Tuesday, 26 August 2014

Jonathan directs CBN to set aside N50bn for agric mechanisation fund

A new fund worth N50 billion and  specifically to aid the mechanisation of agricultural practices in Nigeria is expected to be set up in a matter of months if not weeks by the Central Bank of Nigeria (CBN).
This will allow for the speeding  up  of the full establishment of the 1,200 private sector driven Agricultural Equipment Hiring Enterprises (AEHE) across the states of the Federation.
The directive was given by President Goodluck Jonathan at the commissioning and flagging off the 100,000 metric tons grains Silos at Sheda, Federal Capital Territory (F. C. T.) and the Agricultural Equipment Hiring Centers in Nigeria. Jonathan was represented by Vice President Namadi Sambo.
Government hopes the new initiative will further his quest for a revolution in the country’s
agriculture, aimed at self-sufficiency in food production with an eye for export.
“I am directing the CBN today to set aside N50 billion to establish an agricultural mechanisation fund that will make credit available to farmers to mechanise their agricultural processes,” the president said.
The Fund will be the first in the history of Nigeria but it would particularly signpost government’s seriousness and commitment, particularly to Agriculture Minister Akinwunmi Adesina’s strong belief that hoes and cutlasses have no place in modern agriculture, and help a concerted push to see this eliminated in the country’s farming practices.
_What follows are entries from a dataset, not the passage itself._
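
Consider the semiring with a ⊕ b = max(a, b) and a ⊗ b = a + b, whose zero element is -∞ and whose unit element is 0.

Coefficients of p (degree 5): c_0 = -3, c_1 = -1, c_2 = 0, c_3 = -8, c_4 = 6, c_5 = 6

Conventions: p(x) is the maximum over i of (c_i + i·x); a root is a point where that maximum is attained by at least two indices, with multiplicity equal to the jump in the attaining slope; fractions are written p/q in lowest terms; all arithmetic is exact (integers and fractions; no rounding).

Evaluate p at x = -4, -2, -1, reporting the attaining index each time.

p(-4) = max(-3+0·(-4)=-3, -1+1·(-4)=-5, 0+2·(-4)=-8, -8+3·(-4)=-20, 6+4·(-4)=-10, 6+5·(-4)=-14) = -3 (attained by i=0)
p(-2) = max(-3+0·(-2)=-3, -1+1·(-2)=-3, 0+2·(-2)=-4, -8+3·(-2)=-14, 6+4·(-2)=-2, 6+5·(-2)=-4) = -2 (attained by i=4)
p(-1) = max(-3+0·(-1)=-3, -1+1·(-1)=-2, 0+2·(-1)=-2, -8+3·(-1)=-11, 6+4·(-1)=2, 6+5·(-1)=1) = 2 (attained by i=4)
Answer: p(-4) = -3; p(-2) = -2; p(-1) = 2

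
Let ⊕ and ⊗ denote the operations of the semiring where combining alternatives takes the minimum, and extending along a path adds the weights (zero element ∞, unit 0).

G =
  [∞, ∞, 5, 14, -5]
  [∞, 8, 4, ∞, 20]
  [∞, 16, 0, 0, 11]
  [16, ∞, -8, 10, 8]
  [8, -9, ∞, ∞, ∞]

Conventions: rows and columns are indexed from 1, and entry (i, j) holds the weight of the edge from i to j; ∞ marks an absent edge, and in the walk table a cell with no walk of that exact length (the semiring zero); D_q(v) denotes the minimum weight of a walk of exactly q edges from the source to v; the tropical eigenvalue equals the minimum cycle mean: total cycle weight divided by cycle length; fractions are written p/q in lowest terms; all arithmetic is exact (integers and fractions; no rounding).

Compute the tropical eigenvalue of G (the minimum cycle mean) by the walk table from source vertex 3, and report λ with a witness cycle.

q=0: [∞, ∞, 0, ∞, ∞]
q=1: [∞, 16, 0, 0, 11]
q=2: [16, 2, -8, 0, 8]
q=3: [16, -1, -8, -8, 3]
q=4: [8, -6, -16, -8, 0]
q=5: [8, -9, -16, -16, -5]
Optimal cycle mean attained by: cycle 3->4->3, total 0 + (-8), length 2.
Answer: λ = -4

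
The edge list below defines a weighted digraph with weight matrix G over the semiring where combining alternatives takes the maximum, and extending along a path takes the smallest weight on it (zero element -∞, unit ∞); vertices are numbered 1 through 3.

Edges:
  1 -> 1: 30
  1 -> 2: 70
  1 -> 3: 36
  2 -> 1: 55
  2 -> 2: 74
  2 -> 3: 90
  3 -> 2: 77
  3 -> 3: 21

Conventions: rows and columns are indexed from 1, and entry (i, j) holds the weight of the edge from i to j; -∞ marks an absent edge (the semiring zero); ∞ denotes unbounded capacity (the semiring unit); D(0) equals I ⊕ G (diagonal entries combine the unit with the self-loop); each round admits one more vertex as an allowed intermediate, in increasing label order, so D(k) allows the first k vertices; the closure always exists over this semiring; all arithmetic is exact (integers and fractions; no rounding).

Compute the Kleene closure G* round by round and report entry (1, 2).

D(0):
  [∞, 70, 36]
  [55, ∞, 90]
  [-∞, 77, ∞]
D(1):
  [∞, 70, 36]
  [55, ∞, 90]
  [-∞, 77, ∞]
D(2):
  [∞, 70, 70]
  [55, ∞, 90]
  [55, 77, ∞]
D(3):
  [∞, 70, 70]
  [55, ∞, 90]
  [55, 77, ∞]
Answer: G*[1][2] = 70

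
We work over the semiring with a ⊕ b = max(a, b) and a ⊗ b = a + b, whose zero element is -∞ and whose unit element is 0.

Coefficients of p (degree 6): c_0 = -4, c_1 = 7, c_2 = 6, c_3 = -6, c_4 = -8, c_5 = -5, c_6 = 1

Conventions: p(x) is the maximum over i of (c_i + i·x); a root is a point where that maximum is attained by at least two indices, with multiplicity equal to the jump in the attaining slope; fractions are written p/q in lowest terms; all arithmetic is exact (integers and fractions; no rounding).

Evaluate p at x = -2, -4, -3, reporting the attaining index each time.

p(-2) = max(-4+0·(-2)=-4, 7+1·(-2)=5, 6+2·(-2)=2, -6+3·(-2)=-12, -8+4·(-2)=-16, -5+5·(-2)=-15, 1+6·(-2)=-11) = 5 (attained by i=1)
p(-4) = max(-4+0·(-4)=-4, 7+1·(-4)=3, 6+2·(-4)=-2, -6+3·(-4)=-18, -8+4·(-4)=-24, -5+5·(-4)=-25, 1+6·(-4)=-23) = 3 (attained by i=1)
p(-3) = max(-4+0·(-3)=-4, 7+1·(-3)=4, 6+2·(-3)=0, -6+3·(-3)=-15, -8+4·(-3)=-20, -5+5·(-3)=-20, 1+6·(-3)=-17) = 4 (attained by i=1)
Answer: p(-2) = 5; p(-4) = 3; p(-3) = 4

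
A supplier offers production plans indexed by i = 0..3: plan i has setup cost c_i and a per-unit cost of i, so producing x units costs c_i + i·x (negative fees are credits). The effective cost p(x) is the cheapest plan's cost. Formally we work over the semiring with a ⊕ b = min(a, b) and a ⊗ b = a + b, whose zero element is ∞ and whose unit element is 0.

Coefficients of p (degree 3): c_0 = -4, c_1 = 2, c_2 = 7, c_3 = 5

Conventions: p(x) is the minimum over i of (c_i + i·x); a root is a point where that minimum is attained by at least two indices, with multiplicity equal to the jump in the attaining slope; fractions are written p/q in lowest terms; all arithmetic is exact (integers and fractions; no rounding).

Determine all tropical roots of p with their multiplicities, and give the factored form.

hull edge (i=0, c=-4) to (i=3, c=5): slope 3, span 3
Factored form: p(x) = 5 ⊗ (x ⊕ (-3)) ⊗ (x ⊕ (-3)) ⊗ (x ⊕ (-3))
Answer: roots = -3 (mult 3)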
Government, he also said, will begin to provide mechanisation support grant to farmers to enable them purchase or hire equipment to use in their farming, noting that “for far too long our farmers have depended on rudimentary methods of hoes and cutlasses, which have hindered the areas of acreage they could farm.”
He noted that the country has  huge agriculture potentials, “but we are working to ensure that these potentials make agriculture to create wealth for Nigerians”.
The government’s new method appears to depart from past practices where governments bought tractors and loaned or gave them to farmers. This current initiative is private sector driven, minister Adesina said, describing as “a milestone in our journey to modernise agriculture.”
Akinwunmi said the old system of hoes and cutlasses and the non use of mechanisation led to low productivity by the sector, with high cost of land clearance for farmers.
“Hoes and cutlasses do not reflect a modern agricultural system; they reflect suffering. As we change this, we must also change the model of achieving rapid mechanisation in Nigeria. We must aggressively privatise the commercialisation of agricultural machineries in Nigeria,” Adesina said.